Новое

Тезисы о поправках

Про поправки в Конституцию. Мне сложно как-то их оценивать – хотя бы потому, что за значительную часть из этих решений я выступал много лет, в том числе публично, в том числе и здесь (ссылки легко найти), поэтому вставать сейчас в позу независимого оценщика-аналитика было бы неправильным. Еще страннее, впрочем, было бы записываться в их пропагандисты – это называется «подбирать колоски за комбайном». Поэтому просто несколько соображений – начиная, как говорится, сильно издалека.

1. Я никак не комментирую отставку Суркова – потому, что в данном случае, имхо, все говорят не о том. Сурков талантливый человек, который точно найдёт себе какое-нибудь интересное занятие, и наверняка совсем уж в астрал не выпадет. Главное, что никто не обсуждает – не его карьерная траектория, а судьба построенной им – и дожившей практически в неизменном виде до 2020 года – российской политсистемы.

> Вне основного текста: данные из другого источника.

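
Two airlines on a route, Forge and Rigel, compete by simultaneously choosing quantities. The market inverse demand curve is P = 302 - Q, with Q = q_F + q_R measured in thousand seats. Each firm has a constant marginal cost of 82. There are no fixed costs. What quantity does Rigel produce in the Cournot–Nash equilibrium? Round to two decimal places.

73.33

A representative firm's profit is π_i = q_i(302 - Q) - 82q_i.
First-order condition (treating rivals' output as given): 220 - 2q_i - q_j = 0.
With identical firms every q_j equals q_i, so q_j = q_i and 220 = 3q_i, giving q_i = 220/3.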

Как её называть – тут многие предложат версии, от «суверенной/управляемой демократии» до «имитационной политики», моё определение – «машина институциональной контрреволюции». Это набор условий, при которых, несмотря на сохраняющуюся вроде бы многопартийность, граничным условием является перманентное доминирование так называемой «партии власти». Разметка системы координат устроена так – на одном полюсе условная «власть», на другом – не менее условный «майдан», посредине – линейка, на которой размещены всякие разные, «большие» и «малые», «системные» и «несистемные».

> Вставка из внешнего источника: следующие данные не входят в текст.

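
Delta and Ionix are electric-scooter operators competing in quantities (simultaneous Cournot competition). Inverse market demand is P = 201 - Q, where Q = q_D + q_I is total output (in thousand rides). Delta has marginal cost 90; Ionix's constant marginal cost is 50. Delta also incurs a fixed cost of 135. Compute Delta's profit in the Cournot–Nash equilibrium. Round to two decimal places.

425.11

Delta's profit: π_D = (201 - Q)q_D - (90q_D). Setting ∂π_D/∂q_D = 0: 111 - 2q_D - (q_I) = 0.
Ionix's profit: π_I = (201 - Q)q_I - (50q_I). Setting ∂π_I/∂q_I = 0: 151 - 2q_I - (q_D) = 0.
Best responses: q_D = (111 - q_I)/2, q_I = (151 - q_D)/2.
Solving the pair: q_D = 71/3, q_I = 191/3.
Price P = 201 - 262/3 = 341/3.
Delta's profit: (341/3 - 90)·(71/3) - 135 = 425.1111.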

После Болотной у «майдана» пароль «навальный», и в этом смысле всё партийное многообразие целиком укладывается на линейку Путин-Навальный, с множеством градаций на «системных», «полусистемных» и совсем «несистемных» в промежутке. При этом качественным критерием шкалы самой линейки выступает суверенитет – максимальный на полюсе «Путин» и отсутствующий на полюсе «майдан», т.е. «революция» понимается одновременно и как десуверенизация, сдача страны внешним силам.

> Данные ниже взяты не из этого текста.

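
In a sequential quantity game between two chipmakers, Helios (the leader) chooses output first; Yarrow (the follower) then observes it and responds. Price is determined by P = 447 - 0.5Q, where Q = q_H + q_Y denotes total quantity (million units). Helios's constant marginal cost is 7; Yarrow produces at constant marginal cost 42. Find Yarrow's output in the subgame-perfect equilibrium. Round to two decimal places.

167.50

Solve by backward induction. Given q_H, the follower Yarrow maximises π_Y = (447 - (1/2)q_H - (1/2)q_Y)q_Y - 42q_Y.
Setting the follower's marginal profit to zero, 405 - (1/2)q_H - q_Y = 0, i.e. q_Y = (405 - (1/2)q_H).
Helios substitutes q_Y(q_H) into its own profit: π_H = q_H(447 - (1/2)q_H - (405 - (1/2)q_H)/2) - 7q_H = (489/2 - (1/4)q_H)q_H - 7q_H.
Maximising: ∂π_H/∂q_H = 475/2 - (1/2)q_H = 0, giving q_H = 475.
Then q_Y = (405 - (1/2)·475) = 335/2.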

Картина мира, на которой построена вся эта механика, исключает саму идею реального внутриполитического процесса. При том, что никто не отрицает наличия внутренних слабостей, конфликтов, недовольных и протестных групп – но только до тех пор, пока протестующие не начинают ставить вопрос о власти. Имеется в виду, что внешние игроки обладают мощным инструментарием хакинга внутренней политики, использования – в основном «втёмную» – объективно существующих противоречий в любом обществе для атаки на систему. И их управляющая субъектность намного круче марионеточной субъектности любых местных протестных лидеров и движений. Можно сказать, что в своей реконструкции протестной политики начальники зеркалят самих себя: «Болотная» их глазами это такая же «Единая Россия», за которой – как и в случае с «нашей» ЕР – по определению стоит и которой управляет такая же точно «АП», только чужая.

Полем борьбы между двумя единственно реальными субъектами – «нашей» и «чужой» АП – является население России, подвергаемое с двух сторон влиянию двух пропаганд: опять-таки условно «отсюда» и «оттуда». Функция так называемой «системной» оппозиции (а равно и ОНФ, и ОПРФ, и СПЧ, и множества разных других гаджетов), таким образом, состоит в том, чтобы удерживать недовольных во «внутреннем» контуре, не допуская их оттока во «внешний». Граница между контурами проходит по табуированным пунктам повестки, например, по вопросу «чей Крым?» – но не только. Например, так называемая «коррупция» (на самом деле – доходы и сверхпотребление околовластных элит) и борьба за процедуру выборов (допуск/недопуск, вбросы/фальсификации) как аспекты повестки тоже выступают таким водоразделом.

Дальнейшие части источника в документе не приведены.